My mother turned slowly and regarded my sister with a very cold eye. ‘I don’t feel hungry now,’ she said, and then she left.
I was wounded in the trenches, but not badly, not in a physical way at least. What really went on out there went on in my mind. The look, the smell, the sound of violent death in all its forms was what did for me, and the Duchess knew it. But how does anyone talk about such damage to the mind? My mother doesn’t use the word ‘lunatic’ about her son. What mother would? That said, how else can you talk about a man who sees and hears things that aren’t there, who runs in the street when the bombs begin falling because anything, anything is better then risking being buried alive under bricks and wood and mud? I am not right and I shouldn’t do anything that might make my condition worse. I should not put myself in danger or under strain.

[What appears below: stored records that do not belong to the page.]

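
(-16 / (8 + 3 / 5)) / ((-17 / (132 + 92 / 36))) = 96880 / 6579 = 14.73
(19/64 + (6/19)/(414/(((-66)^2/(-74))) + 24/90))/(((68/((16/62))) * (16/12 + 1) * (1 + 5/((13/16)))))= 408187/7175640928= 0.00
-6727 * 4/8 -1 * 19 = -6765/2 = -3382.50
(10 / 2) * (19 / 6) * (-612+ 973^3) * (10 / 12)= 437554184875 / 36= 12154282913.19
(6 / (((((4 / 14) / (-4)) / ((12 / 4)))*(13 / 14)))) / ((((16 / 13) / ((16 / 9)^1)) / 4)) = -1568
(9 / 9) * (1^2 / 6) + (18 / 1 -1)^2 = 1735 / 6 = 289.17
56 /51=1.10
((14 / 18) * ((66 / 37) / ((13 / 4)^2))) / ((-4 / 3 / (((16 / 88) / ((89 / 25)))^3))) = -7000000 / 533388709997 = -0.00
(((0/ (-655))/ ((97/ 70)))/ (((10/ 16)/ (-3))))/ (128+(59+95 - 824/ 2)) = 0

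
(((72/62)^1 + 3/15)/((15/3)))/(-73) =-211/56575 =-0.00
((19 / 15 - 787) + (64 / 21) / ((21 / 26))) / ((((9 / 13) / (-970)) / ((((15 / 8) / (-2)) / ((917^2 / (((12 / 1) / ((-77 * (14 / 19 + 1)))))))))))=788370895 / 7193009439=0.11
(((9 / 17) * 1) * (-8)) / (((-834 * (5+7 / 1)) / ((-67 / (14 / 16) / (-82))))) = 268 / 678181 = 0.00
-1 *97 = -97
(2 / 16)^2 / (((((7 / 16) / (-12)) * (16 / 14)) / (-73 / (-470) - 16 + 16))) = -219 / 3760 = -0.06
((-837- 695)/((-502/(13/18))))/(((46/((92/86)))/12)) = 19916/32379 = 0.62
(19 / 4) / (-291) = -19 / 1164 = -0.02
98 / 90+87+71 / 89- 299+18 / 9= -833494 / 4005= -208.11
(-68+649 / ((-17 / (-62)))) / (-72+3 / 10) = -390820 / 12189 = -32.06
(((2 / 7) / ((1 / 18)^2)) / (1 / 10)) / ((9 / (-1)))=-720 / 7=-102.86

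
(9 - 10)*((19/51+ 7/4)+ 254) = -52249/204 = -256.12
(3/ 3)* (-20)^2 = 400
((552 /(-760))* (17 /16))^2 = 1375929 /2310400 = 0.60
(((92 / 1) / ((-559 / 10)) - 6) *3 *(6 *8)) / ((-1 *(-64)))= -19233 / 1118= -17.20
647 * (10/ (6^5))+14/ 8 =10039/ 3888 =2.58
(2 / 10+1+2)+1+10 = 71 / 5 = 14.20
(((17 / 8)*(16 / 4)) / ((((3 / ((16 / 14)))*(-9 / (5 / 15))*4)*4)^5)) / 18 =-17 / 67509948012603264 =-0.00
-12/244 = -3/61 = -0.05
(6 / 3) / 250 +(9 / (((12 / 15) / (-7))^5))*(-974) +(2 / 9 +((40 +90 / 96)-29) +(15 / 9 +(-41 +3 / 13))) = 3366724203390029 / 7488000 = 449615945.97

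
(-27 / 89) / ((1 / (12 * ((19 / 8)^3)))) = -555579 / 11392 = -48.77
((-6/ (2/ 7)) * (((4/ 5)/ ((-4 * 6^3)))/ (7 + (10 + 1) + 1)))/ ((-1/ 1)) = -7/ 6840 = -0.00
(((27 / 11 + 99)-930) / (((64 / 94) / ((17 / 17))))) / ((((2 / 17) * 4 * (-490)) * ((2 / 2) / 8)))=74307 / 1760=42.22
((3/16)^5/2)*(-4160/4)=-15795/131072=-0.12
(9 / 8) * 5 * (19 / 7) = 15.27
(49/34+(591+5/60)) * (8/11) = 241750/561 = 430.93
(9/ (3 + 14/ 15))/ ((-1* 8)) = -135/ 472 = -0.29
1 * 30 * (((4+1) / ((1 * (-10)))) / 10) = -3 / 2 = -1.50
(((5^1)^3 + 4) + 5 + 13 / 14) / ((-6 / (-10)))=9445 / 42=224.88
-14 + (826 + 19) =831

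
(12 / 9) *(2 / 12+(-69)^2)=57134 / 9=6348.22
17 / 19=0.89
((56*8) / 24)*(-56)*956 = -2998016 / 3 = -999338.67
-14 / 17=-0.82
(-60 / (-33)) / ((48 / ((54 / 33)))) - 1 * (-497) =497.06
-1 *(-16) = 16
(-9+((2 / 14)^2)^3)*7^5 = -1058840 / 7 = -151262.86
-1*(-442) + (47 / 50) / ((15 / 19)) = 332393 / 750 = 443.19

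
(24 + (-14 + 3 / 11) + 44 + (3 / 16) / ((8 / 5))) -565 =-718939 / 1408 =-510.61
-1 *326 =-326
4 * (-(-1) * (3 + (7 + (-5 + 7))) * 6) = 288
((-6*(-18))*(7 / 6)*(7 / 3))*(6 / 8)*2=441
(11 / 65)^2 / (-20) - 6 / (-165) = 32469 / 929500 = 0.03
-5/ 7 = -0.71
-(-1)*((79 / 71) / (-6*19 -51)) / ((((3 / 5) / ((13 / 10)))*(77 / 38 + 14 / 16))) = -78052 / 15498945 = -0.01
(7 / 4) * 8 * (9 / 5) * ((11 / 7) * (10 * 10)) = 3960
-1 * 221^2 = -48841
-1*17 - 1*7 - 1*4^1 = -28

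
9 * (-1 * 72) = -648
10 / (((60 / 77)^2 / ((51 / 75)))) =100793 / 9000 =11.20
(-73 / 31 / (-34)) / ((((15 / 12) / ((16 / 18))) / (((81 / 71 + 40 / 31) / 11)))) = 6249968 / 574163865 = 0.01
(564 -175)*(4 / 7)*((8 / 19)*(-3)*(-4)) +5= 150041 / 133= 1128.13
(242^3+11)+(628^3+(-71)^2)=261850692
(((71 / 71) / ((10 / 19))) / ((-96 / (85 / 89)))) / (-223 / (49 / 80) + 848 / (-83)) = 1313641 / 26012583936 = 0.00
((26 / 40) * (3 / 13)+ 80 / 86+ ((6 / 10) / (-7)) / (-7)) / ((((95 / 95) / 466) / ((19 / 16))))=203805799 / 337120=604.55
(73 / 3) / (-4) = -73 / 12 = -6.08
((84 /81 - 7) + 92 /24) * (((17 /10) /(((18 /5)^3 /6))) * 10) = -244375 /52488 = -4.66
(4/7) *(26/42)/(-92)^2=13/311052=0.00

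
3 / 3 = 1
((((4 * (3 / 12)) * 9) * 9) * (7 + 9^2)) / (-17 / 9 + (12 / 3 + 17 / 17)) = 16038 / 7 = 2291.14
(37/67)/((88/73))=2701/5896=0.46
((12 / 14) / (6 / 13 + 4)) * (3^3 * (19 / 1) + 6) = 20241 / 203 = 99.71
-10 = -10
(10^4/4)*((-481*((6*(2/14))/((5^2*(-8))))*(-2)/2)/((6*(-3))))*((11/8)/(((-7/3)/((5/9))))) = -661375/7056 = -93.73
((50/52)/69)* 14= 175/897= 0.20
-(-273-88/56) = 1922/7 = 274.57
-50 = -50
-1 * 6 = -6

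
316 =316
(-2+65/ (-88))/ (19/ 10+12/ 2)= -1205/ 3476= -0.35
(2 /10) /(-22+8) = -1 /70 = -0.01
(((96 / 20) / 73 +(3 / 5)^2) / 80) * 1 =0.01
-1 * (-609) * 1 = 609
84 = 84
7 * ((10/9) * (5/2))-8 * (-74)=5503/9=611.44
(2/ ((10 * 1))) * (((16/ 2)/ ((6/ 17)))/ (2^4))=17/ 60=0.28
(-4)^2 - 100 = -84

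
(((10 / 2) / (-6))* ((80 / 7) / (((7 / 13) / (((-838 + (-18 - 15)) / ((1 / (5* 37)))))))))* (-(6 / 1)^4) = -180986832000 / 49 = -3693608816.33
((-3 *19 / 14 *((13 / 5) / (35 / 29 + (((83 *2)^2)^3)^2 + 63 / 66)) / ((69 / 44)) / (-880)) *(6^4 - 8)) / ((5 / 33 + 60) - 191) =-2600169 / 15076842090450622108649573262220325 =-0.00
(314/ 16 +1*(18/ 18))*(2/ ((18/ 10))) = 275/ 12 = 22.92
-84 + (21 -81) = -144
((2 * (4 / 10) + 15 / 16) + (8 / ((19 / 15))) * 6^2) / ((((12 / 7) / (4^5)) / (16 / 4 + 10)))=546041888 / 285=1915936.45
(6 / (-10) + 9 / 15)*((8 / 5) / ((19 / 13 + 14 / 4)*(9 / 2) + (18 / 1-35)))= 0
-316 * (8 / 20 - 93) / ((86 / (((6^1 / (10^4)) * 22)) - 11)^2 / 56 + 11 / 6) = 8922447072 / 230345767865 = 0.04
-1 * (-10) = 10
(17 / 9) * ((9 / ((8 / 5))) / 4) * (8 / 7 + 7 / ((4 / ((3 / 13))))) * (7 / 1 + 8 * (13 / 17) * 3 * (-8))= -6691255 / 11648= -574.46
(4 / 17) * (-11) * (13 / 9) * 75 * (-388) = 5548400 / 51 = 108792.16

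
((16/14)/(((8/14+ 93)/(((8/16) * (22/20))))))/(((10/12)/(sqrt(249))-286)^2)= 676817856 * sqrt(249)/352134923189409563455+ 144596725321752/1760674615947047817275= 0.00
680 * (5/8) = 425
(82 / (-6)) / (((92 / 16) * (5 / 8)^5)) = -5373952 / 215625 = -24.92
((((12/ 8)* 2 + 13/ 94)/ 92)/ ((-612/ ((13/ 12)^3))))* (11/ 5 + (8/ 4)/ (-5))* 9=-129623/ 112908288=-0.00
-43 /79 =-0.54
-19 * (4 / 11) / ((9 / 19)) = -1444 / 99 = -14.59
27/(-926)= -27/926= -0.03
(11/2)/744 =11/1488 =0.01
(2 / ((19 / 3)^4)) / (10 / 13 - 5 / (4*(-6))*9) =0.00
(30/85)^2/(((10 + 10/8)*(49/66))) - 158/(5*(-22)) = 226067/155771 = 1.45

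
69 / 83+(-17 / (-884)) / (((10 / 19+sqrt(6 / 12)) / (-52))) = 42649 / 13363-361 * sqrt(2) / 161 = 0.02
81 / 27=3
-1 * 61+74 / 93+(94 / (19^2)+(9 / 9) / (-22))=-44308507 / 738606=-59.99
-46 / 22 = -23 / 11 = -2.09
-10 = -10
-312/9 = -34.67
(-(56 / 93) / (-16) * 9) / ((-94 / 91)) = -1911 / 5828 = -0.33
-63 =-63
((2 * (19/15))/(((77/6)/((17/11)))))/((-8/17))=-0.65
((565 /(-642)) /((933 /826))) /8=-233345 /2395944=-0.10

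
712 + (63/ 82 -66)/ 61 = 3556075/ 5002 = 710.93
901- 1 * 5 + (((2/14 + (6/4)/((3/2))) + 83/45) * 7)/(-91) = 3668179/4095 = 895.77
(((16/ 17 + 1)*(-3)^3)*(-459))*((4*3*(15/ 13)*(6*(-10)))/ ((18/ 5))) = -72171000/ 13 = -5551615.38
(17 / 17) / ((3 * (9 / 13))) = 13 / 27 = 0.48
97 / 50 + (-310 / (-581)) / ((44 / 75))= 2.85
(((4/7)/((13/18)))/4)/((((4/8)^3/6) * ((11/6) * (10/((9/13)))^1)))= 23328/65065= 0.36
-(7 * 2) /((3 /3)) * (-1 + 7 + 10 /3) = -392 /3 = -130.67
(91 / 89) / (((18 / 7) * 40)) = 637 / 64080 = 0.01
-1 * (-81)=81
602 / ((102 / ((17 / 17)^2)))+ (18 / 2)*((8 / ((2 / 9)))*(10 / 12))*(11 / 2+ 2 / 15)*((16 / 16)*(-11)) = -852980 / 51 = -16725.10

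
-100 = -100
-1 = -1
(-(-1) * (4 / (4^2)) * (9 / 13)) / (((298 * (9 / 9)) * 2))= 9 / 30992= 0.00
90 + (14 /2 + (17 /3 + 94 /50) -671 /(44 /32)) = -28759 /75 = -383.45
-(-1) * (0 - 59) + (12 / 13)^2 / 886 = -4417081 / 74867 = -59.00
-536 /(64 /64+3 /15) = -1340 /3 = -446.67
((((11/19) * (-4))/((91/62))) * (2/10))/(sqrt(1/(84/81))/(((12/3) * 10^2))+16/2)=-2793472000/70819833331+1309440 * sqrt(21)/495738833317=-0.04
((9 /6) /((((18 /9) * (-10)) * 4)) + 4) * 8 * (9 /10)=5733 /200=28.66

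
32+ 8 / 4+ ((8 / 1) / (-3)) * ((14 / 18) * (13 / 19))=16714 / 513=32.58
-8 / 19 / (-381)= 8 / 7239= 0.00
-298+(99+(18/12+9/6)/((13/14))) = -2545/13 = -195.77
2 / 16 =1 / 8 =0.12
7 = 7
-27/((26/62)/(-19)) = 1223.31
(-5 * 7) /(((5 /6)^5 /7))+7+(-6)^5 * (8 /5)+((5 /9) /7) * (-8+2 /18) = -4622773858 /354375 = -13044.86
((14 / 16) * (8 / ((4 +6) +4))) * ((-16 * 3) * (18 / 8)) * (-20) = 1080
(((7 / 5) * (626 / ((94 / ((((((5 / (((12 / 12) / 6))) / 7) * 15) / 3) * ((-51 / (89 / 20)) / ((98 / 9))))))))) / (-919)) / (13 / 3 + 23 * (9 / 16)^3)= 529614028800 / 19504973524477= 0.03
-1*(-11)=11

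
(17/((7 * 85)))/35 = 1/1225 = 0.00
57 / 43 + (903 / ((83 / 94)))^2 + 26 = 309821113307 / 296227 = 1045890.87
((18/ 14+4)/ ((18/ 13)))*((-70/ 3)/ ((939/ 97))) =-233285/ 25353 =-9.20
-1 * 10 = -10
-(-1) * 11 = 11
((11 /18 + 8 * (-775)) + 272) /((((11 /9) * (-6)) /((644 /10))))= 17177573 /330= 52053.25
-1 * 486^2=-236196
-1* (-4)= 4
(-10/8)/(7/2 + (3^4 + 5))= -5/358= -0.01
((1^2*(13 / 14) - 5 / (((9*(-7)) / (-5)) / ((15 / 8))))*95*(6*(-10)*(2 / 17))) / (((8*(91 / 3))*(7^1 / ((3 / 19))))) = -6975 / 606424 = -0.01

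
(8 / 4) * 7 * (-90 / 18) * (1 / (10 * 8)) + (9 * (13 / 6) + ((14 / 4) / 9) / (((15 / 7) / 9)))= 2431 / 120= 20.26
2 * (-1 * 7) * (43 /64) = -301 /32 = -9.41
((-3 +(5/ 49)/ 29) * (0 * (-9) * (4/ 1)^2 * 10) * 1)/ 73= 0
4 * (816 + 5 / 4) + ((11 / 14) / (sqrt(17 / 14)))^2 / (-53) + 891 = 52474119 / 12614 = 4159.99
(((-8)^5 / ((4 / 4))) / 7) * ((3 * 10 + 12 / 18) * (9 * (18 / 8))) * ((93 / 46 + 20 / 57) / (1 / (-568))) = 521039904768 / 133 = 3917593268.93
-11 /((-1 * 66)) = 1 /6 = 0.17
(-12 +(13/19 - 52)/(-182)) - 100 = -111.72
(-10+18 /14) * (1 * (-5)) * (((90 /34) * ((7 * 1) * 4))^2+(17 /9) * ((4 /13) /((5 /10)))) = 56665493720 /236691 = 239407.05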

Once the Duchess was out of earshot, Aggie looked at me and said, ‘Frank, I’m sorry, if you don’t want to . . . It’s just that you’re good at finding things out, and . . .’
‘Look, Ag,’ I said, lowering my voice, just in case the Duchess could hear, ‘it’s down to Nan, all right?’
‘Nan?’ She looked at our older sister, who was still staring fixedly down at the kitchen table.